Como te quiten la paguilla que cobras por superdotado harás la mili otra vez. Aquella. Entre tanto, pase lo que pase, recuerda que mereces desde el rigor la basura que crees ser en todas las bajonas que te inundan, seguro, a menudo. Y para cuando corresponda, la cuchilla por la muñeca en paralelo al brazo, no en perpendicular. ¿Vale? De nada.

Regalías seleccionadas

Avanzo lento pero inexorable hacia un calado y muy permanente aprehender que cualquiera, sí puede poder, desde donde sea que lo ejerza, lo pelea pisando prójimos. Próximos. Y todavia peor, desde la pura inercia. Desde la irreflexión. Desde la velocidad y lo asertivo.

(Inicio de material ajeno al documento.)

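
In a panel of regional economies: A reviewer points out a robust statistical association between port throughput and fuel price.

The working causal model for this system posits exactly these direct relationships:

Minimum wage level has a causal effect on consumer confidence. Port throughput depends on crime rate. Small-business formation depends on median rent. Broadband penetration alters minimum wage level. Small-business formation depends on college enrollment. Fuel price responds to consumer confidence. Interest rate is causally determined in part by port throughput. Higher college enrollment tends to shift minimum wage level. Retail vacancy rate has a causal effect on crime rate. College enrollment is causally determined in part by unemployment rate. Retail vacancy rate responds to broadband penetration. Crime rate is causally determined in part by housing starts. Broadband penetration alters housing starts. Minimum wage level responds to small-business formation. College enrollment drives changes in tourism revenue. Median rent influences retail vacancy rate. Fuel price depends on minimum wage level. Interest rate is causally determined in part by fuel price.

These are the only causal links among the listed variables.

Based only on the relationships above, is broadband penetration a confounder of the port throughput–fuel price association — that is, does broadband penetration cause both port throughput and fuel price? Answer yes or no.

yes

Broadband penetration has a causal path to port throughput (broadband penetration → housing starts → crime rate → port throughput) and to fuel price (broadband penetration → minimum wage level → fuel price), so it is a common cause of both — a confounder.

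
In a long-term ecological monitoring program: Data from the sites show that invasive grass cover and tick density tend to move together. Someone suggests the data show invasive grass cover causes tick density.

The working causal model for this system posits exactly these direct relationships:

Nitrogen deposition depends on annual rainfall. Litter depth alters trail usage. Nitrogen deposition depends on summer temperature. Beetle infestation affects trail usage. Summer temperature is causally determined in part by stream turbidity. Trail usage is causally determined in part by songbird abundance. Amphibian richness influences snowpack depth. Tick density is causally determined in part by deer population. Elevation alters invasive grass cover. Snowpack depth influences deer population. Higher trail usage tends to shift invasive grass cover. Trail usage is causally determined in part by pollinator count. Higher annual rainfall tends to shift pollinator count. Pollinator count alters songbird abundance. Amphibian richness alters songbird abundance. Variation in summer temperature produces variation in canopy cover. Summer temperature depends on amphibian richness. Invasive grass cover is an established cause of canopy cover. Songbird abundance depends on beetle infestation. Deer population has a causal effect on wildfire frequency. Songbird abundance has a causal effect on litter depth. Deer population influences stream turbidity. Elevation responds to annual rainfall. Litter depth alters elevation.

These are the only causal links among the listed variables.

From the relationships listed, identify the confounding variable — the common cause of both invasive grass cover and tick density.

Amphibian richness has a causal path to invasive grass cover (amphibian richness → songbird abundance → trail usage → invasive grass cover) and a separate causal path to tick density (amphibian richness → snowpack depth → deer population → tick density), so it is a common cause of both.
No stated relationship gives invasive grass cover a causal route to tick density, so the correlation is explained by the shared upstream cause rather than a direct effect.

amphibian richness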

Que un entorno decida que eres un parguela posibilita, extirpado el ego, cualquier maniobra silenciosa y pacífica para el propio sosiego, u otras abrasivas, estrategas y casi invisibles contra lo adverso.


Hay reglas de virtud que es imposible obedecer. Creo que hay llamados para diferentes misiones, pero que no practique, por ejemplo, las de San Benito, o no me vea practicándolas ni habiéndome aproximado jamás, no me pone en mal lugar. Este, un lugar, que creo es rebote de la invencible imperfección moral y una perfecta autopista para la culpa. Así, toda obediencia me ulcera porque la pide el clero, no lo Santo. Si encontrara alguno a quien seguir, si diera en mi vida con alguien de extrema virtud, imperfecto, pero completa y permanentemente enfocado, le obedecería a ciegas. De hecho, hace muchos años, un amigo cabal y más duro que yo escribió en su blog lo mismo. Se preguntaba sin ego, ya no a quién entregarle las propias armas, que también, sino por quién dejarse matar con ellas. Asesinado por un Santo. Quien será el/la más grácil, qué alma, que desde toda la confianza depositada y merecida en su ética, asesine a mi amigo y me ordene en la fe. Algo así.


Uno en su mente rinde cuentas al espectro de un tercero. Al de alguien que, según el propio historial, nos embosca el pensamiento cuando éste cobra autonomía: cuando no es guiado. Qué malas son las propias potencias cuando las desatendemos, cuando no las vigilamos.


Lo soy y hoy me lo gritaron. La palabra idiota proviene del griego para referirse a aquel que no se ocupaba de los asuntos públicos. Quien dice todos, pueblo o españoles sólo esta arrimando el ascua a su sardina, y a quienes dicen yo en profundidad, el último, es decir, lo contrario, el común, a esos los exilian. Aún iniciado en estos mimbres, el careta y juez de esta noche no supo responderme -porque no hay cómo- a por dónde casan sus muchas disciplinas espirituales, su recreo, con la especulación bursátil, su oficio. Y ladró.